In total, 334 S. aureus strains were investigated for phenotypic resistance to cefoxitin, erythromycin, tetracycline, gentamycin, and mupirocin. PCR was used to screen for the presence of corresponding antibiotic-resistance genes. SARM isolates were further characterized by the detection of genes encoding toxins, adhesins, types of SCCmec cassette, and genotyping with MLST. Silenced genes were sequenced to determine the genetic defect and its consequences for protein translation.

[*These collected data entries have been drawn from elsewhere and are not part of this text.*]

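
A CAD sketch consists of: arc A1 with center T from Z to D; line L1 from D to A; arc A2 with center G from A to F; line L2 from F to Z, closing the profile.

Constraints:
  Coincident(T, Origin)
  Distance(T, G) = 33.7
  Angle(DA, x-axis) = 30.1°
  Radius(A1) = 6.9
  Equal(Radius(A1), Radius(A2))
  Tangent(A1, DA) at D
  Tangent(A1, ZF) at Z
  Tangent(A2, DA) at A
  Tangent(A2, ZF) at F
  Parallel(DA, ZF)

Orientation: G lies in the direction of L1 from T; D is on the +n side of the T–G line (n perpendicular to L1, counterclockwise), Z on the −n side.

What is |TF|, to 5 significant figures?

34.399

Tangency of A1 to both parallel lines with radius 6.9 puts D and Z at T ± 6.9·n: D = (-3.4604, 5.9695), Z = (3.4604, -5.9695). Equal radii place A and F the same way about G: A = G + 6.9·n = (25.695, 22.870), F = G − 6.9·n = (32.616, 10.931). Then |TF| = |F − T| = 34.399.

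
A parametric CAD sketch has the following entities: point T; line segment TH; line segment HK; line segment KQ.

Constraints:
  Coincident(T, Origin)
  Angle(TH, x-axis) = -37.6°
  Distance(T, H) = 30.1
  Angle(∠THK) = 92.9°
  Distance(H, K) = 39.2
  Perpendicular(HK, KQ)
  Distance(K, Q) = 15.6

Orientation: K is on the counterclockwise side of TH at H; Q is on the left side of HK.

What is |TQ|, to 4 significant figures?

43.21

T is at the origin; TH runs at -37.6° with length 30.1, so H = 30.1·(cos -37.6°, sin -37.6°) = (23.85, -18.37). ∠THK = 92.9°, so HK runs at -37.6° + (180° − 92.9°) = 49.50° from the x-axis; with |HK| = 39.2, K = H + 39.2·(cos 49.50°, sin 49.50°) = (49.31, 11.44). HK is perpendicular to KQ; with |KQ| = 15.6 on the left of HK, Q = K + 15.6·(-0.7604, 0.6494) = (37.44, 21.57). Then |TQ| = |Q − T| = 43.21.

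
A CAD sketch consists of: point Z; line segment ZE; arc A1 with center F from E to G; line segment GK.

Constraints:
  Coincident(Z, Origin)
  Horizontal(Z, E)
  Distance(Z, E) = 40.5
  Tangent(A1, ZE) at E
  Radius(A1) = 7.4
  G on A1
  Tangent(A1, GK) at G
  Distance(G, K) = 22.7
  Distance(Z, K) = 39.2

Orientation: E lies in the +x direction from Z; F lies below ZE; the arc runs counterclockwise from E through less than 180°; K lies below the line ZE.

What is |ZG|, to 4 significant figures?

33.79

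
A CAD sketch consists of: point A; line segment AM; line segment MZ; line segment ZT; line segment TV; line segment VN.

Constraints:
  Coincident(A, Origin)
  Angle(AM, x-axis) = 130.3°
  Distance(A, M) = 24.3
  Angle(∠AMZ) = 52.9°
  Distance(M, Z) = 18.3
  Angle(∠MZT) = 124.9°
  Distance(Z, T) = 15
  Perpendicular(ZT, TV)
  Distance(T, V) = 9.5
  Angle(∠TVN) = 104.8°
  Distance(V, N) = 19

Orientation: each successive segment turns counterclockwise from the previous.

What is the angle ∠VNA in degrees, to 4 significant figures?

13.87°

ZT is perpendicular to TV, so TV runs at 42.50°; with |TV| = 9.5, V = (-2.571, -3.967). ∠TVN = 104.8° gives VN at 117.7° from the x-axis; with |VN| = 19.0, N = (-11.40, 12.85). Then cos ∠VNA = NV·NA / (|NV||NA|), giving 13.87°.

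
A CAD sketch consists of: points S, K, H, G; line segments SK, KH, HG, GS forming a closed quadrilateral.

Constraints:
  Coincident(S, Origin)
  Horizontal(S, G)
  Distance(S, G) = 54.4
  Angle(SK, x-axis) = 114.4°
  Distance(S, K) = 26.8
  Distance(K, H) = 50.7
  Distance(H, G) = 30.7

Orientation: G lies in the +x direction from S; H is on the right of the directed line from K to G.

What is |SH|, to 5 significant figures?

27.705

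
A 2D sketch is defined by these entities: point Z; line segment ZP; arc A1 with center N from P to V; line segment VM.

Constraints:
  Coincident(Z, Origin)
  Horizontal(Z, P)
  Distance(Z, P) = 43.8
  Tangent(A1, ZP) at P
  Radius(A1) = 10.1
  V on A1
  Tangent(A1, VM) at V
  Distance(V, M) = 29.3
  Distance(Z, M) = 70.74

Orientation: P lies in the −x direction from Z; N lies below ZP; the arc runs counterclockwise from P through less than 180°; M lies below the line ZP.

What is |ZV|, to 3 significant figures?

54.1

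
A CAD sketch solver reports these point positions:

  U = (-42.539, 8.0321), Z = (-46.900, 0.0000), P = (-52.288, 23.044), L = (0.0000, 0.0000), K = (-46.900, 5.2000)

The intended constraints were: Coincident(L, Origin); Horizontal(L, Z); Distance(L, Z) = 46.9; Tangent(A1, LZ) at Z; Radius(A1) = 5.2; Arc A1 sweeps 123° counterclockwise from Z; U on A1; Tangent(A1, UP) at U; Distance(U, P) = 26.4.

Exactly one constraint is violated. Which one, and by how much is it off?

Distance(U, P) = 26.4 — off by 8.50.

L = (0.00, 0.00) ✓; L.y = 0.00, Z.y = 0.00 ✓; |LZ| = 46.90 ✓; ∠(KZ, ZL) = 90.00° ✓; |KZ| = 5.200 ✓; bearing(K→U) − bearing(K→Z) = 123.0° ✓; |KU| = 5.200 ✓; ∠(KU, UP) = 90.00° ✓; |UP| = 17.90 ✗.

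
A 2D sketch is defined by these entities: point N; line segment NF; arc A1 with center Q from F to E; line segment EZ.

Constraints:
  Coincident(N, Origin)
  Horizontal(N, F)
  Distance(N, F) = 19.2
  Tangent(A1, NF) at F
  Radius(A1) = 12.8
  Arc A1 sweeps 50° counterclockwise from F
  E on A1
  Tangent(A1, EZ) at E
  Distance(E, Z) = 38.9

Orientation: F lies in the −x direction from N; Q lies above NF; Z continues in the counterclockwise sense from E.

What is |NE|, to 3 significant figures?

10.4

Tangency of A1 to NF means the radius QF is perpendicular to NF, so Q = F + (0, 12.8) = (-19.2, 12.8). On A1, F sits at bearing -90° from Q; a 50° counterclockwise sweep puts E at bearing -40°, so E = Q + 12.8·(cos -40°, sin -40°) = (-9.39, 4.57). Then |NE| = |E − N| = 10.4.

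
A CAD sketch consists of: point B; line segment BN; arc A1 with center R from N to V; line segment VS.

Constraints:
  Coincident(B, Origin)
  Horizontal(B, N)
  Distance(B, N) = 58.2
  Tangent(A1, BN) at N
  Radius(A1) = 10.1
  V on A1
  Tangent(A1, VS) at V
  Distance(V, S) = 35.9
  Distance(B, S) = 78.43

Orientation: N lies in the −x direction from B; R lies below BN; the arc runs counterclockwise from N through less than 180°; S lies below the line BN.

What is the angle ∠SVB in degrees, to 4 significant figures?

90.90°

Checks: |RV| = 10.10 ✓; ∠(RV, VS) = 90.00° ✓; |VS| = 35.90 ✓; |BS| = 78.43 ✓.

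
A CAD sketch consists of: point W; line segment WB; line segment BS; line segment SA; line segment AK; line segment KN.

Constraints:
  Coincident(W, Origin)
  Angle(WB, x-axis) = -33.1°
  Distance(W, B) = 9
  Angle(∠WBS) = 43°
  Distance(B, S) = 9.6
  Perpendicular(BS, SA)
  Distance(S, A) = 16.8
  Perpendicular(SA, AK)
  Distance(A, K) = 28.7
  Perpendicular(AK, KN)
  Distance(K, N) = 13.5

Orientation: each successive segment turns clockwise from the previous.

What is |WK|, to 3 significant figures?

27.8

W is at the origin; WB runs at -33.1° with length 9.0, so B = (7.54, -4.91). ∠WBS = 43.0° gives BS at -170° from the x-axis; with |BS| = 9.6, S = (-1.92, -6.57). BS is perpendicular to SA, so SA runs at 99.9°; with |SA| = 16.8, A = (-4.81, 9.98). The perpendicularity gives AK at right angles to SA, so AK runs at 9.90°; with |AK| = 28.7, K = (23.5, 14.9). Then |WK| = |K − W| = 27.8.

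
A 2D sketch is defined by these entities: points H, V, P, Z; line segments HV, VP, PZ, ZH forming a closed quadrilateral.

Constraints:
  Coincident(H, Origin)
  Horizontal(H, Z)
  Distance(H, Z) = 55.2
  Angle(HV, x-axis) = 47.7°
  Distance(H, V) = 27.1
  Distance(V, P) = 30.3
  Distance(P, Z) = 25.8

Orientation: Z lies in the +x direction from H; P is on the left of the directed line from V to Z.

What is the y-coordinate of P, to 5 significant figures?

24.821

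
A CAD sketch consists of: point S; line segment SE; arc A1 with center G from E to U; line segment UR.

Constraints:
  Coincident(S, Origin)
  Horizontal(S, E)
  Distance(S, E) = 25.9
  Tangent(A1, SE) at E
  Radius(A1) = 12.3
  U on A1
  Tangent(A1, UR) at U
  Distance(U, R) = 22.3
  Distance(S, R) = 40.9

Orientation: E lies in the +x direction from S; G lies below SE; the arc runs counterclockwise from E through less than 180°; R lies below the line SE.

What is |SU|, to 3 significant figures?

20.2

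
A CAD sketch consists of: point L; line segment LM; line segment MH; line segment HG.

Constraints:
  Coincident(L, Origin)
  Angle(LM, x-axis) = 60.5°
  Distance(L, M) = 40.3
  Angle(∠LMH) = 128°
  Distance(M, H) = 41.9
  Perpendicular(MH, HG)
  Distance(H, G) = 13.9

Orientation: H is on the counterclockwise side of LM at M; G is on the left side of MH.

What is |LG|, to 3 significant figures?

69.1

L is at the origin; LM runs at 60.5° with length 40.3, so M = 40.3·(cos 60.5°, sin 60.5°) = (19.8, 35.1). ∠LMH = 128.0°, so MH runs at 60.5° + (180° − 128.0°) = 112° from the x-axis; with |MH| = 41.9, H = M + 41.9·(cos 112°, sin 112°) = (3.81, 73.8). MH is perpendicular to HG; with |HG| = 13.9 on the left of MH, G = H + 13.9·(-0.924, -0.383) = (-9.03, 68.5). Then |LG| = |G − L| = 69.1.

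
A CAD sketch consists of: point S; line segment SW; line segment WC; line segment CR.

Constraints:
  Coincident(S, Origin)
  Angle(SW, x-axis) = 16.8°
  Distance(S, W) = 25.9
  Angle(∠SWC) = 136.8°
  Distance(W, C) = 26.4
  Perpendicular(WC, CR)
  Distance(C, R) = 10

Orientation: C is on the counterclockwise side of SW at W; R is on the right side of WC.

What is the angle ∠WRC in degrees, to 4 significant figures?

69.25°

S is at the origin; SW runs at 16.8° with length 25.9, so W = 25.9·(cos 16.8°, sin 16.8°) = (24.79, 7.486). ∠SWC = 136.8°, so WC runs at 16.8° + (180° − 136.8°) = 60.00° from the x-axis; with |WC| = 26.4, C = W + 26.4·(cos 60.00°, sin 60.00°) = (37.99, 30.35). WC ⟂ CR; with |CR| = 10.0 on the right of WC, R = C + 10.0·(0.8660, -0.5000) = (46.65, 25.35). Then cos ∠WRC = RW·RC / (|RW||RC|), giving 69.25°.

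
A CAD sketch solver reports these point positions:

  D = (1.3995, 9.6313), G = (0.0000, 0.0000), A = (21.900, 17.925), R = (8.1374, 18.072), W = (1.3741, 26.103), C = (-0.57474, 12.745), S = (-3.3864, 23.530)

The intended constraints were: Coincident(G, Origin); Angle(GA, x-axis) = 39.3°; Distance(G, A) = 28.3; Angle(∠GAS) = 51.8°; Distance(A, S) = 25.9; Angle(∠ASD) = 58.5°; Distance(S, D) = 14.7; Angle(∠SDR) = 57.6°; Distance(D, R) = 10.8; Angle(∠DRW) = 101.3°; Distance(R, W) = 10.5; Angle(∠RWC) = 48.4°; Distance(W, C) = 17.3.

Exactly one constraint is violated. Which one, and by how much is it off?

Distance(W, C) = 17.3 — off by 3.80.

G = (0.00, 0.00) ✓; GA at 39.30° ✓; |GA| = 28.30 ✓; ∠GAS = 51.80° ✓; |AS| = 25.90 ✓; ∠ASD = 58.50° ✓; |SD| = 14.70 ✓; ∠SDR = 57.60° ✓; |DR| = 10.80 ✓; ∠DRW = 101.3° ✓; |RW| = 10.50 ✓; ∠RWC = 48.40° ✓; |WC| = 13.50 ✗.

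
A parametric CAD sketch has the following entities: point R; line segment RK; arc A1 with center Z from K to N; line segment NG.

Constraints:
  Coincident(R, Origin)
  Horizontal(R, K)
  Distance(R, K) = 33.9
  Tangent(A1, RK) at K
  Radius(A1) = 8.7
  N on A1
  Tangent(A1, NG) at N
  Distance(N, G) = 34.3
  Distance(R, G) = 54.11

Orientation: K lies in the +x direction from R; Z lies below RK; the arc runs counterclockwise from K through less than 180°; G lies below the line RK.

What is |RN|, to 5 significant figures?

27.339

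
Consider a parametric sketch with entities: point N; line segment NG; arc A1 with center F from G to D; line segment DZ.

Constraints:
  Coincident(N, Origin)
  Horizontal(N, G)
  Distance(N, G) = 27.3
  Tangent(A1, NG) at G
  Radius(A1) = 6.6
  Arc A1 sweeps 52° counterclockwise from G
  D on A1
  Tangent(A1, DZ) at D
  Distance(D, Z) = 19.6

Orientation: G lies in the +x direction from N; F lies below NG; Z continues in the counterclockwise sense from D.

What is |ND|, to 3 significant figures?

22.2

N is at the origin; N and G share the same y with |NG| = 27.3 and G on the +x side, so G = (27.3, 0.00). Since A1 is tangent to NG there, FG ⟂ NG, so F = G + (0, -6.6) = (27.3, -6.60). On A1, G sits at bearing 90° from F; a 52° counterclockwise sweep puts D at bearing 142°, so D = F + 6.6·(cos 142°, sin 142°) = (22.1, -2.54). Then |ND| = |D − N| = 22.2.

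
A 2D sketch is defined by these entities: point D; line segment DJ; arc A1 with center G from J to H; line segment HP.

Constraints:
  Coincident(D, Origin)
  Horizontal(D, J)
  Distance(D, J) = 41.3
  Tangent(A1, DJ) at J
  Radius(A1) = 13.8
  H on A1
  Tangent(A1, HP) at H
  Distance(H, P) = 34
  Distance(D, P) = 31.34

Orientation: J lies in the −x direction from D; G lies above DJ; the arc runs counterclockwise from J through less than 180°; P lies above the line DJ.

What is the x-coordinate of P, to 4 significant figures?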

The analysis showed the presence of SARM in 0.6% of S. aureus strains (2/334). In both cases, they were strains harbouring the mupA gene (resistance to mupirocin). Sequencing showed the presence of a deletion, resulting in the incorrect translation of the nucleotide into an amino acid sequence, shortening the amino acid chain and inhibiting the synthesis of the protein responsible for mupirocin resistance.

Mupirocin is an antibiotic applied in the treatment of staphylococcal infection of the skin, including the eradication (the removal of a microorganism from the body) of S. aureus from the nasal cavity. Despite the fact that the analysis showed a low share of SARM (<1%), there is still a risk of antimicrobial therapy failure and reinfection. Further studies should also focus on determining factors that increase the probability of activation of silent genes responsible for resistance to mupirocin.